A tough day

A tough day

24 April 2018

Fyodor Ovchinnikov

Dodo Pizza CEO

Fyodor Ovchinnikov

Last Saturday happened to be a very tough day for our company. And this week is going to be even tougher.

We’ve been working on our first campaign on national TV for the whole year. It was a complex project involving every aspect of our business. We and our partners invested more $1.6 mln in it. And on Saturday, just when the sales got to their peak, a part of our system failed because of a too-high workload.
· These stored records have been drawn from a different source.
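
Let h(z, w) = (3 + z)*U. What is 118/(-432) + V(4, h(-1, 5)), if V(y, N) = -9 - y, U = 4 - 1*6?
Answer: -2867/216 ≈ -13.273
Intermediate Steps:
U = -2 (U = 4 - 6 = -2)
h(z, w) = -6 - 2*z (h(z, w) = (3 + z)*(-2) = -6 - 2*z)
118/(-432) + V(4, h(-1, 5)) = 118/(-432) + (-9 - 1*4) = 118*(-1/432) + (-9 - 4) = -59/216 - 13 = -2867/216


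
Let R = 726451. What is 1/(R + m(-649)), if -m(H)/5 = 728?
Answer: 1/722811 ≈ 1.3835e-6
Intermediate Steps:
m(H) = -3640 (m(H) = -5*728 = -3640)
1/(R + m(-649)) = 1/(726451 - 3640) = 1/722811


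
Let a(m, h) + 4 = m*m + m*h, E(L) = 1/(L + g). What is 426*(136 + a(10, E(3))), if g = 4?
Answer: 696084/7 ≈ 99441.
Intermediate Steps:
E(L) = 1/(4 + L) (E(L) = 1/(L + 4) = 1/(4 + L))
a(m, h) = -4 + m² + h*m (a(m, h) = -4 + (m*m + m*h) = -4 + (m² + h*m) = -4 + m² + h*m)
426*(136 + a(10, E(3))) = 426*(136 + (-4 + 10² + 10/(4 + 3))) = 426*(136 + (-4 + 100 + 10/7)) = 426*(136 + 682/7) = 426*(1634/7) = 696084/7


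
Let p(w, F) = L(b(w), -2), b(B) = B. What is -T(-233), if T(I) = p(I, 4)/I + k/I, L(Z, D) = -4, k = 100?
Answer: 96/233 ≈ 0.41202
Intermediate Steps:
p(w, F) = -4
T(I) = 96/I (T(I) = -4/I + 100/I = 96/I)
-T(-233) = -96/(-233) = -96*(-1)/233 = -1*(-96/233) = 96/233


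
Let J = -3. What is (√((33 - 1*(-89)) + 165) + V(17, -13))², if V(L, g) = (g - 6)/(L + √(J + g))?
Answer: (-323 + 76*I + 305*√287)²/93025 ≈ 252.18 + 7.915*I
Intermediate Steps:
V(L, g) = (-6 + g)/(L + √(-3 + g)) (V(L, g) = (g - 6)/(L + √(-3 + g)) = (-6 + g)/(L + √(-3 + g)))
(√((33 - 1*(-89)) + 165) + V(17, -13))² = (√((33 - 1*(-89)) + 165) + (-6 - 13)/(17 + √(-3 - 13)))² = (√((33 + 89) + 165) - 19/(17 + √(-16)))² = (√(122 + 165) - 19/(17 + 4*I))² = (√287 + ((17 - 4*I)/305)*(-19))² = (√287 - 19*(17 - 4*I)/305)²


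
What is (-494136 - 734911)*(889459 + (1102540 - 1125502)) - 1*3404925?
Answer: -1064968943284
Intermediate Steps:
(-494136 - 734911)*(889459 + (1102540 - 1125502)) - 1*3404925 = -1229047*(889459 - 22962) - 3404925 = -1229047*866497 - 3404925 = -1064965538359 - 3404925 = -1064968943284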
It led to a major meltdown in our business. Our website and mobile apps didn’t work for three hours. And most of our customers couldn’t even get a hold of us via phone. We let down thousands of customers, our partners, and their teams.

Had we anticipated higher workload because of the campaign? Yes. It was the main focus for our IT team for the entire year. Maybe we lacked in skills? I don’t think so. We have a team of highly motivated professionals.

But we could have done more—we had a chance to find a crucial vulnerability in our architecture a week before when we noticed a small glitch in it. But we didn’t act.

I apologize to our partners and customers for letting them down. It will be a big lesson for our team.

You must never relax. You have to be paranoid about everything—even about small glitches because they can lead to big disasters.

When you venture into the unknown, mistakes are almost inevitable, but you should do whatever it takes to avoid them.

This is how the operational headquarters of Dodo IS looks now.

Our IT team is working 24/7. They feel the responsibility. And we have to count every minute because next Saturday, there will be another peak in sales—and it will probably be even higher than the previous one.

We can’t stop our campaign, and more and more customers download our app every hour (it now holds 9th place in the App Store’s free app ranking). So we have to rectify all the errors in the Dodo IS architecture before the weekend.

Mistakes can be meager or huge ones, but you can’t let them break you. Growth can’t happen without blunders. Thousands of engineers build space rockets. Sometimes, these rockets fall—as ours fell last Saturday. But you must find strength inside you to go on and continue building spaceships.